Table design optimizations include double‑list tag storage, daily partitioning, Bloom filter ( Tokenbf_v1 ) for term queries, a global increment ID ( _log_increment_id ) for pagination, and ZSTD compression saving over 40 % space.

ClickHouse clusters consist of stateless query nodes, multiple data shards with primary‑primary replicas, and a Zookeeper ensemble for metadata consistency.

Data presentation was extended with ClickHouse‑specific panels (chhistogram, chhits, chpercentiles, chranges, chstats, chtable, chterms, chuniq) and Grafana‑based SQL dashboards.

A dedicated ClickHouse operation UI supports shard management, node provisioning, weight adjustment, DDL handling, and monitoring/alerting.
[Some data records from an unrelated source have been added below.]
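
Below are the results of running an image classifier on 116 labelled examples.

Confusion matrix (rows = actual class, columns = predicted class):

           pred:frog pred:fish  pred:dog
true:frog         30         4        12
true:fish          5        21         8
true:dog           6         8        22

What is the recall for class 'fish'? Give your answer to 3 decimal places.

0.618

One-vs-rest for 'fish': TP = diagonal; FP = other classes predicted 'fish'; FN = 'fish' predicted as other.
recall = TP/(TP+FN).
fish: TP=21, FN=5+8=13 → 21/34 = 0.6176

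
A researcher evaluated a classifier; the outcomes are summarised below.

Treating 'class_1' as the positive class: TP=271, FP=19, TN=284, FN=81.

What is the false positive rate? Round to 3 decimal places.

0.063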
Results include >95 % migration automation, >50 % storage savings, and query speeds 4‑30× faster than Elasticsearch (P90 < 300 ms, P99 < 1.5 s).

Log 3.0 introduced ClickHouse on Kubernetes using StatefulSets, anti‑affinity, and ConfigMaps, reducing cluster provisioning from days to minutes, and enabling smaller, more manageable clusters.

The sharding design allows tables to span multiple clusters with time‑based partitioning, enabling cross‑cluster reads/writes and seamless sorting‑key changes without data loss.

Metadata management tracks table versions, cluster assignments, and time ranges, while a unified query governance layer parses SQL with Antlr4, rewrites queries, enforces QPS and scan limits, and routes traffic via a query proxy.

Future plans aim to refine query governance, add pre‑aggregation, AI‑driven alerts, hybrid‑cloud elasticity, and broader product adoption across Ctrip’s ecosystem.